The Tungabhadra Dam, about six kms. from Hospet, has become a centre of tourist attraction. The reservoir formed by the construction of the dam has spread within a gorge and makes a vast sheet of water extending over an area of 146 square miles. The project, though primarily intended for irrigation, generates electricity also as a bye-product. It attracts a large number of tourists, including students of engineering. The Tungahhadra Board maintains a motor launch in the reservoir which is made available to the tourists for pleasure trips. The facilities made available to anglers for fishing in the pools formed in the canals provide an additional attraction for tourists. There is a Tourist Home at the T. B. Dam site. There are three guest houses located on the hillocks on either side of the Tungabhadra Dam, namely, ‘Vaikuntha’, ‘Indra Bhavan’, and ‘Kailasa’, which command excellent views of the reservoir. Besides these guest houses, there are also two inspection bungalows.

There is also an air strip at Ginigera (in Raichur district) which is situated at a distance of about 12 kms. from the dam site. When the steel plant comes up, this area is bound to attract more tourists, if adequate and suitable accommodation and other facilities are provided. The Government of Mysore have recently sanctioned a sum of Rs. 1.20 lakhs for constructing a large rest shed in the Tungabhadra camp area. This will remove the difficulties of middle income group tourists to some extent.
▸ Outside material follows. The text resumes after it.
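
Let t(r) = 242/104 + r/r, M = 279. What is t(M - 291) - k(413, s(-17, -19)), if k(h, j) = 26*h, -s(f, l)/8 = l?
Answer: -558203/52 ≈ -10735.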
Uchchangidurga (T. Harapanahalli) is a village and a hill-fortress in the south-east corner of the taluk, at a distance of 28 kms. from HarapanahaHi. The old name of the place appears to have been Uchchashringi, which, inscriptions show, to have been one of the chief towns of the Kadambas about the fifth century A.D. Later on, it was the capital of the province called ‘Nolambavadi-32,000.’ It was reputed to be a highly impregnable fort. It was taken from the Nolambas by the Ganga king Marasimha II about 970. The place was governed in 1064 by a Chalukyan prince of Kalyana and in 1165 by a local Pandyan chief named Vijaya-Pandyadeva. Records at Bagali mention three other Pandyan chiefs who held this place between 1079-1100. According to an inscription, the Hoysala king Ballala II took it from a Pandyan ruler but restored it to him.

The hill consists of a very bare, steep, rocky ridge, more than a kilometre in length from north to south. On the north and west, its sides are almost perpendicular and it has been likened to the fortress at Gwalior. A modern village stands at the foot of the rock and. on its top, in addition to a few houses, there is a wellknown temple of Uchchangiamma. The Dasara festival in this temple is largely attended. There is a high school at this place.

Ujjini (T. Kudligi) is a big village near the southern border of the taluk, some 16 kms. south-south-west of Kottur and about 21 kms. from Kudligi. It is the seat of one of the important religious heads of the Veerashaivas. This ancient religious institution is called Ujjayini Saddharma Peetha. The matha of this guru is the most notable building in the village and has, within its walls, a temple of Siddheshwara. There is a finely carved lotus on the ceiling of one of the compartments of the mantapa in front of the shrine in this temple. There is a private high school and a Sanskrit Pathashala run by the matha here.

Viranadurga (T. Kudligi) is a boldly picturesque granite hill, about six kms. south of Kudligi. It is impregnable on all sides except the north, where there are some houses built close to it. The fort on the top of it is said to have been unsuccessfully attacked by Tipu.

Yeshwantanagar (T. Sandur) is a small pleasant township, about eight kms. from Sandur. The registered office of the Sandur Manganese and Iron Ores Ltd. is located in the ‘Lohadri Bhavan’ here.

Yemmiganur (T. Bellary), situated at a distance of about 46 kms. away from Bellary, has the samadhi of a great saint known as Jade Tata. The Low-Level Canal of the Tungabhadra Project has provided irrigational facilities as a result of which the village has considerably improved.